ALIENS?! Even "interdimensional" aliens?! What the...?
It's always been a staple of Indy flicks that he deals with
magic. The Ark of the Covenant, the Stones of Whateverthefuck, the Holy Grail. To switch that to super-science just felt...like a big ol' WTF? Ancient Astronauts? Really? The whole Van Daaniken thing just put me off and the giant 1950's cheap ass flying saucer at the end just made me wanna spit.
Why not go back to the
magical relics bit? What's wrong with the Lance of Longinus? Excalibur? The Commies wouldn't want those? A magical sword that would make Stalin invincible? You know?
It just felt like horseshit to me. The whole
chase through the jungle was "speeder-bikes" redux, the plot...okay, let me get this straight. Ox finds the grave of what's-his-nut, gets the skull, *takes it to the temple*, somehow fails to open the door so he puts it back where he found it, goes batshit and gets locked away so he can conveniently scratch psedo-mad-dribble all over his cell and lead Indy to find the skull that he, Ox, *already found*? Buh-whuh?
Meh, I say. Meh.
t smooches on sumi
$10 says the HPHBP trailer is tied to Dark Knight.
I can't remember, what movies were the trailers tied to before?
Why not go back to the magical relics bit?
I was fine with the
alien stuff because in the 50's it was all. about. aliens. And Commies. But, it was all. about. aliens. And flying saucers. Superscience *is* magic. Any science beyond the knowledge of a civilization is magic. We may be more aware that there are scientific reasons behind it, but if we can't recreate it, it's magic. I had less problem with that aspect than I did the "swinging through the jungle", a side comment may have popped out of my mouth at that about about George of the Jungle during that scene, and the "drops three times" and they all survive.

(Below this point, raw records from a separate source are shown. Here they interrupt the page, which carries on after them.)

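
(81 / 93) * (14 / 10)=1.22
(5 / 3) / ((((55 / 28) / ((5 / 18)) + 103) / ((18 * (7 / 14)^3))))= 105 / 3082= 0.03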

Still, I enjoyed myself. Probably because folks already said not to expect it to be too much like the first three, so I went into it without a lot of expectations.
The
refrigerator scene
was priceless.
See, for me, my biggest problem
was the refrigerator thing. That's where I almost walked out. Especially since it ended up having no point.
MM, that worked for me because, instead of being a '30s pulp serial, this film was clearly a '50s pulp drive-in movie. It had all the tropes from that era
angry teens, radiation, aliens, and evil commies.
and that worked for me.
I got Feast, the result of the last season of Project Greenlight, as my weekend movie from Netflix. I watched it so you don't have to. I think the people behind it wanted to make a sick horror-comedy like Dead Alive or Slither, but with no writing or acting talent to bring to bear (seriously, they spent half the commentary raving about how good Eric Dane was in his two minutes of screentime!) were doomed to failure.
I think I had the same problems MM did. As I said leaving the theater, it was entertaining, but ridiculous. I get what people are saying, but it just wasn't believable to me in the way that the other ones were. Which is crazy in a way, because, really, it's Indiana Jones. I had a similar problem with Ratatouille--even though the whole movie was fantasy, I couldn't really get past the fact that the moving the arms via the hair was not "believable" to me.